Na sentença, proposta pelo INSS e assinada pelo juiz federal substituto Bruno Brum Ribas, são relatados 111 benefícios concedidos em decorrência de patologias inerentes às funções exercidas na empresa.
O valor a ser ressarcido ainda não foi calculado e só será definido quando a condenação for concretizada, mas já sinaliza para correção monetária dos valores pagos, que terá como base o INPC, acrescido de 1 por cento de juros moratórios, por mês.
Mesmo em primeira instância, a decisão já é considerada uma referência jurídica por responsabilizar coletivamente uma companhia que não atende aos requisitos legais de segurança do trabalho, ampliando, assim, a pena imputada.
O INSS justificou a negligência da Doux Frangosul apresentando relatórios de fiscalizações realizadas pelo Ministério do Trabalho e Emprego (MTE) e que identificaram riscos ambientais no trabalho, como exposição ao frio, ruído, agentes biológicos, poeiras e condições ergonômicas, psicossociais e de organização do trabalho em desacordo com a legislação trabalhista.
A procuradora do Ministério Público do Trabalho no Rio Grande do Sul (MPT–RS) Enéria Thomazini revela que entre as condições degradantes de trabalho foram constatadas jornadas excessivas, chegando a 19 horas diárias em funções repetitivas, como o abate.
A empresa já havia sido alvo de ação civil pública do MPT-RS, que exigiu a adequação legal do ambiente de trabalho quanto às jornadas praticadas, ergonomia e assédio moral no cumprimento de metas.
Há menos de um ano, a JBS arrendou os ativos da Frangosul, sem assumir, no entanto, pendências, encargos e passivos da empresa. A reportagem do Jornal do Comércio tentou contato com o escritório da Frangosul, em Montenegro, que não respondeu. A empresa ainda pode recorrer da decisão.

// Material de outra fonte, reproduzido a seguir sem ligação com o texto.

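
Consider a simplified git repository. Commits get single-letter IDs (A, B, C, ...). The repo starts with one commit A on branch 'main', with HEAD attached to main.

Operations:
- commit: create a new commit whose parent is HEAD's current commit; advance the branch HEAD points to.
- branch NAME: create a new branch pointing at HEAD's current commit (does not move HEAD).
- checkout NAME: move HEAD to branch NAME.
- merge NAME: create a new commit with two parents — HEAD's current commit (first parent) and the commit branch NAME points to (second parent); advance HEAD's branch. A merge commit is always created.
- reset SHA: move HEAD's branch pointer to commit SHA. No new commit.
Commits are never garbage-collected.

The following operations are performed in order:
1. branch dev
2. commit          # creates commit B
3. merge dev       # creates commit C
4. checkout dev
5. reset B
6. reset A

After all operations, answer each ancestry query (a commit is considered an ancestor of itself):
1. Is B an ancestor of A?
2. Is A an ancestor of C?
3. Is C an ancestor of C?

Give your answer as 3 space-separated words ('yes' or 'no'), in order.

Answer: no yes yes

Derivation:
After op 1 (branch): HEAD=main@A [dev=A main=A]
After op 2 (commit): HEAD=main@B [dev=A main=B]
After op 3 (merge): HEAD=main@C [dev=A main=C]
After op 4 (checkout): HEAD=dev@A [dev=A main=C]
After op 5 (reset): HEAD=dev@B [dev=B main=C]
After op 6 (reset): HEAD=dev@A [dev=A main=C]
ancestors(A) = {A}; B in? no
ancestors(C) = {A,B,C}; A in? yes
ancestors(C) = {A,B,C}; C in? yes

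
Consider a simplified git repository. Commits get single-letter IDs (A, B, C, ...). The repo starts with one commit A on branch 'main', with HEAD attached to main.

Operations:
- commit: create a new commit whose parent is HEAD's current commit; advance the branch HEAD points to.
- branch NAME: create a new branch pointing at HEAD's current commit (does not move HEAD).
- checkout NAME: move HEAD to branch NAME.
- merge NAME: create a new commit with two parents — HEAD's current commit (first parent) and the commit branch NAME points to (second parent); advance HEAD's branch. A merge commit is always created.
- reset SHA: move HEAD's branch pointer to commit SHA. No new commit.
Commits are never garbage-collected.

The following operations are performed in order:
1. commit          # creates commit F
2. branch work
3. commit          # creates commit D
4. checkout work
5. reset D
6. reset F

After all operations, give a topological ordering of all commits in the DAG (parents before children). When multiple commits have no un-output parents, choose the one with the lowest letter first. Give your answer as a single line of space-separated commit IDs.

After op 1 (commit): HEAD=main@F [main=F]
After op 2 (branch): HEAD=main@F [main=F work=F]
After op 3 (commit): HEAD=main@D [main=D work=F]
After op 4 (checkout): HEAD=work@F [main=D work=F]
After op 5 (reset): HEAD=work@D [main=D work=D]
After op 6 (reset): HEAD=work@F [main=D work=F]
commit A: parents=[]
commit D: parents=['F']
commit F: parents=['A']

Answer: A F D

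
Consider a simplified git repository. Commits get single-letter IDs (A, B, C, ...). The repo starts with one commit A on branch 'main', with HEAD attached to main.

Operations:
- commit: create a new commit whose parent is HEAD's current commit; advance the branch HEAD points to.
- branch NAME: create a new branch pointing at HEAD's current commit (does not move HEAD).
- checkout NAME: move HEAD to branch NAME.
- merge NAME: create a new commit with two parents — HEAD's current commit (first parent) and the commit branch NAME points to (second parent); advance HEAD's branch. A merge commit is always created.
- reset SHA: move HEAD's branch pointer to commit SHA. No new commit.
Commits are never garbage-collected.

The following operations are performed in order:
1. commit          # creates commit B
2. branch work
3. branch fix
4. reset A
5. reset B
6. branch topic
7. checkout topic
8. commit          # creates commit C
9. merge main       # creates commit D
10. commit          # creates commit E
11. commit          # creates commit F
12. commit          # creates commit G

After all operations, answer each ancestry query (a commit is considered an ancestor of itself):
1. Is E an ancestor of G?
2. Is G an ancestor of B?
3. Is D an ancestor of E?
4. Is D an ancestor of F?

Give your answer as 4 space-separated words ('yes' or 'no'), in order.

Answer: yes no yes yes

Derivation:
After op 1 (commit): HEAD=main@B [main=B]
After op 2 (branch): HEAD=main@B [main=B work=B]
After op 3 (branch): HEAD=main@B [fix=B main=B work=B]
After op 4 (reset): HEAD=main@A [fix=B main=A work=B]
After op 5 (reset): HEAD=main@B [fix=B main=B work=B]
After op 6 (branch): HEAD=main@B [fix=B main=B topic=B work=B]
After op 7 (checkout): HEAD=topic@B [fix=B main=B topic=B work=B]
After op 8 (commit): HEAD=topic@C [fix=B main=B topic=C work=B]
After op 9 (merge): HEAD=topic@D [fix=B main=B topic=D work=B]
After op 10 (commit): HEAD=topic@E [fix=B main=B topic=E work=B]
After op 11 (commit): HEAD=topic@F [fix=B main=B topic=F work=B]
After op 12 (commit): HEAD=topic@G [fix=B main=B topic=G work=B]
ancestors(G) = {A,B,C,D,E,F,G}; E in? yes
ancestors(B) = {A,B}; G in? no
ancestors(E) = {A,B,C,D,E}; D in? yes
ancestors(F) = {A,B,C,D,E,F}; D in? yes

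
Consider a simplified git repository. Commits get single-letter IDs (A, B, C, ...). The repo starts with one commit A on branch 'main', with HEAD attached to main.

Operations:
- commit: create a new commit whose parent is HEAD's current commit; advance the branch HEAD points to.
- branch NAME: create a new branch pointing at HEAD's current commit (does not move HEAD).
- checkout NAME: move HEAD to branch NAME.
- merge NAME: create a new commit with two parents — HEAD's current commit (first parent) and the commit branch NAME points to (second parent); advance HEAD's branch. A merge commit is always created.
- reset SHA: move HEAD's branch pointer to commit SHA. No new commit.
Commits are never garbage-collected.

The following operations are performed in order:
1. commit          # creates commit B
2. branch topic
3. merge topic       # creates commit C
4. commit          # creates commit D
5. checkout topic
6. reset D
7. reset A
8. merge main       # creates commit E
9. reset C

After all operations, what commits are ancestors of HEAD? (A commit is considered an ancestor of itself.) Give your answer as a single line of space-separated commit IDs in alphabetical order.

Answer: A B C

Derivation:
After op 1 (commit): HEAD=main@B [main=B]
After op 2 (branch): HEAD=main@B [main=B topic=B]
After op 3 (merge): HEAD=main@C [main=C topic=B]
After op 4 (commit): HEAD=main@D [main=D topic=B]
After op 5 (checkout): HEAD=topic@B [main=D topic=B]
After op 6 (reset): HEAD=topic@D [main=D topic=D]
After op 7 (reset): HEAD=topic@A [main=D topic=A]
After op 8 (merge): HEAD=topic@E [main=D topic=E]
After op 9 (reset): HEAD=topic@C [main=D topic=C]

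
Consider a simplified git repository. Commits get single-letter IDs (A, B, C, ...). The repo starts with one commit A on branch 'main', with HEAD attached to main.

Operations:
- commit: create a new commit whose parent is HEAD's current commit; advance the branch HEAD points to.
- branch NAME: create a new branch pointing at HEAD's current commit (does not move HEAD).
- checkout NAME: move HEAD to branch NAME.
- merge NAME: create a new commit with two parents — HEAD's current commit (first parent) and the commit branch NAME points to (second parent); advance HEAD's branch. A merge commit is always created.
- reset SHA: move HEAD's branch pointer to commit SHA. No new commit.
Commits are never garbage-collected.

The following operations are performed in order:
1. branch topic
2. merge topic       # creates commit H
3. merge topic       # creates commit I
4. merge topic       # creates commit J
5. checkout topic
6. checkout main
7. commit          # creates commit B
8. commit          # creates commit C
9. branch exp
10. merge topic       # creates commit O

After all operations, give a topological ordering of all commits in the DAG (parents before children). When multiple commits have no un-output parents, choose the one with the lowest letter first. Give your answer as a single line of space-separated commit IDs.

Answer: A H I J B C O

Derivation:
After op 1 (branch): HEAD=main@A [main=A topic=A]
After op 2 (merge): HEAD=main@H [main=H topic=A]
After op 3 (merge): HEAD=main@I [main=I topic=A]
After op 4 (merge): HEAD=main@J [main=J topic=A]
After op 5 (checkout): HEAD=topic@A [main=J topic=A]
After op 6 (checkout): HEAD=main@J [main=J topic=A]
After op 7 (commit): HEAD=main@B [main=B topic=A]
After op 8 (commit): HEAD=main@C [main=C topic=A]
After op 9 (branch): HEAD=main@C [exp=C main=C topic=A]
After op 10 (merge): HEAD=main@O [exp=C main=O topic=A]
commit A: parents=[]
commit B: parents=['J']
commit C: parents=['B']
commit H: parents=['A', 'A']
commit I: parents=['H', 'A']
commit J: parents=['I', 'A']
commit O: parents=['C', 'A']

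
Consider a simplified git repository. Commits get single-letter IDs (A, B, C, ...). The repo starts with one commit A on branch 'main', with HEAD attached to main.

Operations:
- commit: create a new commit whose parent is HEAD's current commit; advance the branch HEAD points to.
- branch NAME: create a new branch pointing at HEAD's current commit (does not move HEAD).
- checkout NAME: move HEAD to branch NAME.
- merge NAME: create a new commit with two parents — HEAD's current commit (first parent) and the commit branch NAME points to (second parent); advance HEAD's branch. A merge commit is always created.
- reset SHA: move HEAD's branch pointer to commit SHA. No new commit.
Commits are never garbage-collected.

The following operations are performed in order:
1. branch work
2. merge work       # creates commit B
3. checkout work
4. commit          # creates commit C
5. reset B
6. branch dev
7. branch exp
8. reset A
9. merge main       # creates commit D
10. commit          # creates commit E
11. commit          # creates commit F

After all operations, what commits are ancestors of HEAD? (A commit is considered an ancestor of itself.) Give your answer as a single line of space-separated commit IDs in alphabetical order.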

Fiscalização busca melhores
condições de trabalho
Desde o início do ano, o MPT em parceria com o MTE tem realizado força-tarefa para fiscalizar as condições de trabalho nos frigoríficos avícolas no Estado.
O que define os ramos que serão alvos da atenção dos órgãos é a quantidade de acidentes e doenças ocupacionais relatados, explica a procuradora do Trabalho Enéria Thomazini. “Esse trabalho e a condenação têm efeitos pedagógicos para que as demais empresas se adéqüem”, comenta.

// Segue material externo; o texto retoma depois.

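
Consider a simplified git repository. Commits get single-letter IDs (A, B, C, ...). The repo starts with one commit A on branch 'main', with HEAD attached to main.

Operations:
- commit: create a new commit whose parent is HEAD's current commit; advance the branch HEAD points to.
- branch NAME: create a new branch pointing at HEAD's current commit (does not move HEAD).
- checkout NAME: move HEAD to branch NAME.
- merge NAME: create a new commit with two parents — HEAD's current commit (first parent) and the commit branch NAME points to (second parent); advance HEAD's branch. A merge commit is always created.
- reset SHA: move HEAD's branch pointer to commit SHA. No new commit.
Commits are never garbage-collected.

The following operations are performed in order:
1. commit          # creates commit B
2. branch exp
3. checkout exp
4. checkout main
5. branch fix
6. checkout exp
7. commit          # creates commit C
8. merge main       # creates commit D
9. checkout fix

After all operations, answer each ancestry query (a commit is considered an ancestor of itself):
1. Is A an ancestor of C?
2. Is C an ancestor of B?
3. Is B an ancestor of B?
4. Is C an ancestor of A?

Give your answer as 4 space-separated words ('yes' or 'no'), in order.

Answer: yes no yes no

Derivation:
After op 1 (commit): HEAD=main@B [main=B]
After op 2 (branch): HEAD=main@B [exp=B main=B]
After op 3 (checkout): HEAD=exp@B [exp=B main=B]
After op 4 (checkout): HEAD=main@B [exp=B main=B]
After op 5 (branch): HEAD=main@B [exp=B fix=B main=B]
After op 6 (checkout): HEAD=exp@B [exp=B fix=B main=B]
After op 7 (commit): HEAD=exp@C [exp=C fix=B main=B]
After op 8 (merge): HEAD=exp@D [exp=D fix=B main=B]
After op 9 (checkout): HEAD=fix@B [exp=D fix=B main=B]
ancestors(C) = {A,B,C}; A in? yes
ancestors(B) = {A,B}; C in? no
ancestors(B) = {A,B}; B in? yes
ancestors(A) = {A}; C in? no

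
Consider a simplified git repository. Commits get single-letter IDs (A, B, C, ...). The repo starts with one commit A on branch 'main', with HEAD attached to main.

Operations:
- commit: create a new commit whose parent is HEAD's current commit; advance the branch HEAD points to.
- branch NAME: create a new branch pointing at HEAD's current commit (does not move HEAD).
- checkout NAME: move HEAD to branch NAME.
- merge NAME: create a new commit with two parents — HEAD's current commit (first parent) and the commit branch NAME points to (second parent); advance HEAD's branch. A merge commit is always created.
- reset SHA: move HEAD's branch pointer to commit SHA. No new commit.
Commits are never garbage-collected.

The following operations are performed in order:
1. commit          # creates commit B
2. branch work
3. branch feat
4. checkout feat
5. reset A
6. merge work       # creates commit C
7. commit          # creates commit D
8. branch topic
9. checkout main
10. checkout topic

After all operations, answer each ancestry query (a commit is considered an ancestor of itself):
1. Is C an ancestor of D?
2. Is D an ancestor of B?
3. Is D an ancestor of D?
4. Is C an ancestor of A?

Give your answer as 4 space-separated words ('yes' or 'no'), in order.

After op 1 (commit): HEAD=main@B [main=B]
After op 2 (branch): HEAD=main@B [main=B work=B]
After op 3 (branch): HEAD=main@B [feat=B main=B work=B]
After op 4 (checkout): HEAD=feat@B [feat=B main=B work=B]
After op 5 (reset): HEAD=feat@A [feat=A main=B work=B]
After op 6 (merge): HEAD=feat@C [feat=C main=B work=B]
After op 7 (commit): HEAD=feat@D [feat=D main=B work=B]
After op 8 (branch): HEAD=feat@D [feat=D main=B topic=D work=B]
After op 9 (checkout): HEAD=main@B [feat=D main=B topic=D work=B]
After op 10 (checkout): HEAD=topic@D [feat=D main=B topic=D work=B]
ancestors(D) = {A,B,C,D}; C in? yes
ancestors(B) = {A,B}; D in? no
ancestors(D) = {A,B,C,D}; D in? yes
ancestors(A) = {A}; C in? no

Answer: yes no yes no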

As duas primeiras empresas do segmento inspecionadas foram a Minuano, de Passo Fundo, e a JBS, que incorporou atividades da Doux Frangosul. Esta sofreu a primeira interdição ergonômica do país, que durou pouco.

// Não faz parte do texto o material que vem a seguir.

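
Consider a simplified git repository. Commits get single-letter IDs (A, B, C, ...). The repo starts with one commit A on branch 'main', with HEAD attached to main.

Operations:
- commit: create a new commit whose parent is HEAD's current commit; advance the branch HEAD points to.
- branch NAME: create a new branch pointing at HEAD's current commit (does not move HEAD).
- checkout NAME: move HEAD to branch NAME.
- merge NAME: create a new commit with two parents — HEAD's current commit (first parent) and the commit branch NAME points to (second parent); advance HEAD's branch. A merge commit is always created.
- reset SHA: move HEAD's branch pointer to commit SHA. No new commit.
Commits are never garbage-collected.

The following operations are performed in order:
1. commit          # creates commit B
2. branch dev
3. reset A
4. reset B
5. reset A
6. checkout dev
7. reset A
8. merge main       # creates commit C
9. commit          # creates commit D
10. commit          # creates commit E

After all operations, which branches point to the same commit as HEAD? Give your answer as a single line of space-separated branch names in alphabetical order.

After op 1 (commit): HEAD=main@B [main=B]
After op 2 (branch): HEAD=main@B [dev=B main=B]
After op 3 (reset): HEAD=main@A [dev=B main=A]
After op 4 (reset): HEAD=main@B [dev=B main=B]
After op 5 (reset): HEAD=main@A [dev=B main=A]
After op 6 (checkout): HEAD=dev@B [dev=B main=A]
After op 7 (reset): HEAD=dev@A [dev=A main=A]
After op 8 (merge): HEAD=dev@C [dev=C main=A]
After op 9 (commit): HEAD=dev@D [dev=D main=A]
After op 10 (commit): HEAD=dev@E [dev=E main=A]

Answer: dev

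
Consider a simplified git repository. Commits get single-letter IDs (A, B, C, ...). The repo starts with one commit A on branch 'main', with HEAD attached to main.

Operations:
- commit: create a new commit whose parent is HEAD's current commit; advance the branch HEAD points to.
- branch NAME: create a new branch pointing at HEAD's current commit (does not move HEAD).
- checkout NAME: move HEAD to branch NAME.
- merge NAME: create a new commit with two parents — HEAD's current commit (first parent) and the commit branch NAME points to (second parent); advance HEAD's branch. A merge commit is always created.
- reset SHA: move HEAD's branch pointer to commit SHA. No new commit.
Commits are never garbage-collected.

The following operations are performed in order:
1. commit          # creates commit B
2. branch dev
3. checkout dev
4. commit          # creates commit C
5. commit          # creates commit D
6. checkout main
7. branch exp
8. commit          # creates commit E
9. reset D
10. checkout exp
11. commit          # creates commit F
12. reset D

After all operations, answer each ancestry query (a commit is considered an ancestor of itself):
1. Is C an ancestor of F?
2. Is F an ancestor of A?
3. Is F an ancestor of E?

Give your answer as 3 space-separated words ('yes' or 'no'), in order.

After op 1 (commit): HEAD=main@B [main=B]
After op 2 (branch): HEAD=main@B [dev=B main=B]
After op 3 (checkout): HEAD=dev@B [dev=B main=B]
After op 4 (commit): HEAD=dev@C [dev=C main=B]
After op 5 (commit): HEAD=dev@D [dev=D main=B]
After op 6 (checkout): HEAD=main@B [dev=D main=B]
After op 7 (branch): HEAD=main@B [dev=D exp=B main=B]
After op 8 (commit): HEAD=main@E [dev=D exp=B main=E]
After op 9 (reset): HEAD=main@D [dev=D exp=B main=D]
After op 10 (checkout): HEAD=exp@B [dev=D exp=B main=D]
After op 11 (commit): HEAD=exp@F [dev=D exp=F main=D]
After op 12 (reset): HEAD=exp@D [dev=D exp=D main=D]
ancestors(F) = {A,B,F}; C in? no
ancestors(A) = {A}; F in? no
ancestors(E) = {A,B,E}; F in? no

Answer: no no no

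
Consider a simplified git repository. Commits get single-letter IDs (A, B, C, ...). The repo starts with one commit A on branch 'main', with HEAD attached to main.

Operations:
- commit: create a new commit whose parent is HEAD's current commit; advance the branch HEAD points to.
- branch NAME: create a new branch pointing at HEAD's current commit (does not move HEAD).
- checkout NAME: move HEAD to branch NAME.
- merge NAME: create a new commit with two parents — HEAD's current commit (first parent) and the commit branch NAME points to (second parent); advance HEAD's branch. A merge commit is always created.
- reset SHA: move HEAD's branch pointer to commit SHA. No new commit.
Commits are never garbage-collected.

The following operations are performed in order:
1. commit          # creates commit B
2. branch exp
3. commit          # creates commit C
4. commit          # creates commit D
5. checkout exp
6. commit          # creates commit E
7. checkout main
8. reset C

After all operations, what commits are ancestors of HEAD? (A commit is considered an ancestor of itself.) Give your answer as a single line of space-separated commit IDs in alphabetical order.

After op 1 (commit): HEAD=main@B [main=B]
After op 2 (branch): HEAD=main@B [exp=B main=B]
After op 3 (commit): HEAD=main@C [exp=B main=C]
After op 4 (commit): HEAD=main@D [exp=B main=D]
After op 5 (checkout): HEAD=exp@B [exp=B main=D]
After op 6 (commit): HEAD=exp@E [exp=E main=D]
After op 7 (checkout): HEAD=main@D [exp=E main=D]
After op 8 (reset): HEAD=main@C [exp=E main=C]

Answer: A B C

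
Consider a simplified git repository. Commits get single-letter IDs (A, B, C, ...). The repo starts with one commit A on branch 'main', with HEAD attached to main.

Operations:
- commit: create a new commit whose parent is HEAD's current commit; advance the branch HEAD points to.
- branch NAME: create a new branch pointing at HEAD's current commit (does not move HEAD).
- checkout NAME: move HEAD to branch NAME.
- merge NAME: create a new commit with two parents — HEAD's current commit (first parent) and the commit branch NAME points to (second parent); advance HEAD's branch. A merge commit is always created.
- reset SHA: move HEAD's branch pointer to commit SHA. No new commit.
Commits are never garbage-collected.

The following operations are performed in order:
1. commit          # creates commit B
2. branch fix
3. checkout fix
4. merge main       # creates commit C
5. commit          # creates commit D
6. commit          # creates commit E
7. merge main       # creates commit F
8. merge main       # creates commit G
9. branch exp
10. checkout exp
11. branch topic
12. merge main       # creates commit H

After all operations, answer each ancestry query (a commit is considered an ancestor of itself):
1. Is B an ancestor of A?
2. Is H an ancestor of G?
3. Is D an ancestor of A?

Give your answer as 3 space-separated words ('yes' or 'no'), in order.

Answer: no no no

Derivation:
After op 1 (commit): HEAD=main@B [main=B]
After op 2 (branch): HEAD=main@B [fix=B main=B]
After op 3 (checkout): HEAD=fix@B [fix=B main=B]
After op 4 (merge): HEAD=fix@C [fix=C main=B]
After op 5 (commit): HEAD=fix@D [fix=D main=B]
After op 6 (commit): HEAD=fix@E [fix=E main=B]
After op 7 (merge): HEAD=fix@F [fix=F main=B]
After op 8 (merge): HEAD=fix@G [fix=G main=B]
After op 9 (branch): HEAD=fix@G [exp=G fix=G main=B]
After op 10 (checkout): HEAD=exp@G [exp=G fix=G main=B]
After op 11 (branch): HEAD=exp@G [exp=G fix=G main=B topic=G]
After op 12 (merge): HEAD=exp@H [exp=H fix=G main=B topic=G]
ancestors(A) = {A}; B in? no
ancestors(G) = {A,B,C,D,E,F,G}; H in? no
ancestors(A) = {A}; D in? no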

“A empresa adotou algumas medidas e, através delas, foi possível reverter essa interdição para retomar as atividades. Dentre as medidas, foi proposta uma diminuição do ritmo de trabalho.
60 ações técnicas por minuto
Identificamos uma função de embalagem que requeria 60 ações técnicas por minuto e com a colocação de mais postos de trabalho, esse ritmo caiu para 40 ações técnicas”, comenta Enéria. “Foi a maior redução de ritmo já realizada no setor, no país.”
O órgão já sinalizou que as inspeções serão realizadas em outras atividades econômicas com grande incidência de acidentes de trabalho e que as ações coletivas de ressarcimento serão uma consequência, a exemplo da decisão contra a Doux Frangosul.
A condenação ao reembolso de benefícios pagos pelo INSS é um alerta para outras empresas, avalia a presidente do Instituto Brasileiro de Direito Previdenciário (IBDP).
“O resultado me parece muito mais pedagógico para que outras empresas cuidem do ambiente de trabalho”, diz, ressaltando que a decisão prevê retorno de recursos para a Previdência Social, mas que o objetivo central não é este.
“Existe a busca de retorno para o INSS, mas até que se prove em contrário, se a empresa efetivamente deveria ter cuidado melhor do ambiente de trabalho e não cuidou, a sociedade não pode pagar pela negligência dela”, pontua.